我们的团队先在通州的马坊村租了个农民的院子,办公加住宿。这个院子也是我们第一个合作农户郎叔家的房子。当时,有人给我们介绍了村里的种菜能手郎叔。郎叔看了两个视频,又跟着我们去“小毛驴”参观了一次,竟然答应了跟我们合作种生态蔬菜。
但合作的第一年就遇到了问题。
我们住在村里,每天都要到地里看种植情况。有一天早晨,同事“秀才”发现已经开始结果的茄子叶片上有异样,一问郎叔,郎叔如实说了:“用了药。”也许是郎叔想试探我们对标准的坚守程度,也许是遇到红蜘蛛,他担心没有产量,但总之,我们有两种选择:第一,把现在挂了果的茄子全部摘掉,再长出来的可以销售;第二,茄子全部拉秧,今年不配送茄子,把情况告知会员。团队一起开了个会,决定用第二个方案,将近半亩地的茄子全部拔掉。虽然觉得特别可惜,但我们也是用这次事件进一步确立了跟郎叔合作的标准。那年之后,就没有再出过标准问题。
这一年,我们给郎叔无息贷款盖了四个大棚,每个月也保证结算的斤数。第一年冬天,凑巧遇上了三十年一遇的寒冬,郎叔地里仅有的四个大棚和少量阳畦及冬储蔬菜无法跟上我们会员的供应,只能选择隔一周配送一次。团队成员几乎都是以每月两三千元的收入维持着。我们自己都觉得可笑——我们总想支持农民,其实郎叔有地也有房,而我们这群人还要向郎叔租房子。我们得先让自己活下来,得有生产能力,这就需要好的生产设施。
2012年的冬天,顺义区农业部门的一位领导偶然看到我们的采访,心里嘀咕,真会有这样一群年轻人干农业吗?他没有告诉我们就直接开车到了村里,看到团队几个小伙正在挖地窖储存白菜。这之后,他帮我们介绍了顺义区的一个面积不大的设施农场,农场里有20多个大棚,可以直接投入生产。
2013年,团队大部队转移到了顺义区的柳庄户村。现在我们可以全年每周供应超过30个品种的蔬菜、水果,全年品种超过90个。
到今年为止,分享收获最老的会员订我们的菜有十年了,有的家庭从大宝到二宝都是吃我们种的菜长大,这也是让我最骄傲的事情之一。很多时候家长带孩子来农场,能感觉到那种人与土地之间紧密的连接。我觉得孩子们健康的身体是由这块土地上的农人的劳动成果构建的,我们有理由骄傲。
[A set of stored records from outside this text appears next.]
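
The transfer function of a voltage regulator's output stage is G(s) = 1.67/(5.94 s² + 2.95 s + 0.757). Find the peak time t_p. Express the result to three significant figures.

t_p ≈ 12.2 s

Dividing through by 5.94: denominator becomes s² + 0.4966 s + 0.1274.
So ω_n = √0.1274 = 0.357 rad/s and ζ = 0.4966/(2·0.357) = 0.696.
ω_d = ω_n√(1−ζ²) = 0.256 rad/s. t_p = π/ω_d = 12.2 s.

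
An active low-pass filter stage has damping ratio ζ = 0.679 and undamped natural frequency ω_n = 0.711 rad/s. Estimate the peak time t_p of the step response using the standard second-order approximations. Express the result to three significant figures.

The damped frequency is ω_d = ω_n√(1−ζ²) = 0.711·√(1−0.461) = 0.522 rad/s.
Peak time t_p = π/ω_d = π/0.522 = 6.02 s.

t_p ≈ 6.02 s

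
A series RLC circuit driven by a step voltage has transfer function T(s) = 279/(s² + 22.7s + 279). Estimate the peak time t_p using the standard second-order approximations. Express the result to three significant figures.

t_p ≈ 0.256 s

Comparing the denominator to s² + 2ζω_n s + ω_n²: ω_n = √279 = 16.7 rad/s, and 2ζω_n = 22.7 so ζ = 22.7/(2·16.7) = 0.680.
The damped frequency ω_d = ω_n√(1−ζ²) = 12.3 rad/s. Then t_p = π/ω_d = 0.256 s.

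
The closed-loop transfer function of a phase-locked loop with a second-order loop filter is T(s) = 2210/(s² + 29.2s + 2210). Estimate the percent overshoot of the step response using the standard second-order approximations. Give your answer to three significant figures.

%OS ≈ 35.8%

ω_n = √2210 = 47.0 rad/s; ζ = 29.2/(2·47.0) = 0.311.
%OS = 100 e^{−πζ/√(1−ζ²)} with ζ = 0.311 gives 35.8%.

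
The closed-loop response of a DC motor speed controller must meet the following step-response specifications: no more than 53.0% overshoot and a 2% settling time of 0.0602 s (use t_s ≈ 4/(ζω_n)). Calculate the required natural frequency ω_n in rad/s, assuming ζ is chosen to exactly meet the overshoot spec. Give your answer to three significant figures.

ω_n ≈ 335 rad/s

From %OS = 100·exp(−πζ/√(1−ζ²)), invert to get ζ = −ln(OS)/√(π² + ln²(OS)) with OS = 0.530.
−ln 0.530 = 0.6349, so ζ = 0.6349/√(π² + 0.4031) = 0.198.
From t_s ≈ 4/(ζω_n): ω_n = 4/(ζ·t_s) = 4/(0.198·0.0602) = 335 rad/s.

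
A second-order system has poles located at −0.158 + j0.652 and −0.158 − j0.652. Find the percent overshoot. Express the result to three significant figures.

%OS ≈ 46.7%

The poles are at −σ ± jω_d with σ = 0.158 and ω_d = 0.652, so ω_n = √(σ²+ω_d²) = 0.671 rad/s and ζ = σ/ω_n = 0.236.
%OS = 100·exp(−πζ/√(1−ζ²)) = 46.7%.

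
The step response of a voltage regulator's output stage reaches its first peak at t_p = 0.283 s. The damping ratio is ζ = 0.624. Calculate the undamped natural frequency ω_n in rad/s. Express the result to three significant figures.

Peak time t_p = π/ω_d, so ω_d = π/t_p = π/0.283 = 11.1 rad/s.
ω_n = ω_d/√(1−ζ²) = 11.1/√0.611 = 14.2 rad/s.

ω_n ≈ 14.2 rad/s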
2013年秋天,顺义基地旁边村里一个地痞欺负我们是外来人,经常明目张胆地来农场偷东西,我们说过他很多次,还是不改,有一天中午他又来农场偷拿钢筋,忍无可忍,程存旺带着几个小伙子跑过去,跟他和同伙打了一架。这一架打完,倒是相安无事了。我们得出结论,要想在中国农村立足创业,没有些强硬手段恐怕寸步难行,后来在招聘中,我们刻意多招小伙子,团队的年轻人越来越多,心里也就踏实了。
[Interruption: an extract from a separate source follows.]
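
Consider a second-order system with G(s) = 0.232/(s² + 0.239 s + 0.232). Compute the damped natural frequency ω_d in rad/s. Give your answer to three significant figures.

ω_d ≈ 0.467 rad/s

ω_n = √0.232 = 0.482 rad/s; ζ = 0.239/(2·0.482) = 0.248.
ω_d = 0.482·√(1 − 0.248²) = 0.467 rad/s.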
让理想落地,需要更多地关注产品和服务,但有时候在农村工作,却不得不把精力分散到一些别的事情上,比如,去年轰轰烈烈的大棚房拆违,其实质是部分农业土地政策不明,长期只关注农业的生产功能而忽视生活和生态功能。虽然我们受影响很小,但我愈发清楚我们农场的发展和时代的变迁是共振的,我们遇到的很多问题,如果没有农村的进一步改革,我们自己是很难解决的。
“分享收获”的会员靠口碑相传逐年增长,从2012年5月到2019年7月,分享收获的长期年度会员接近1200户,为了会员餐桌多样化的需求,我们提供的有机果蔬、粮油、肉蛋和各类零食的品种已经超过300个;处理会员订单信息成为农场日常管理中最重要的工作内容。程存旺于2015年跨界创业,尝试用互联网来解决农场的订单处理难题,经过一年的研发,终于打造出好农场SaaS管理系统,彻底解决了农场会员订单、生产管理、仓储管理等问题;分享收获农场也因此成为“互联网+农业”的经典案例。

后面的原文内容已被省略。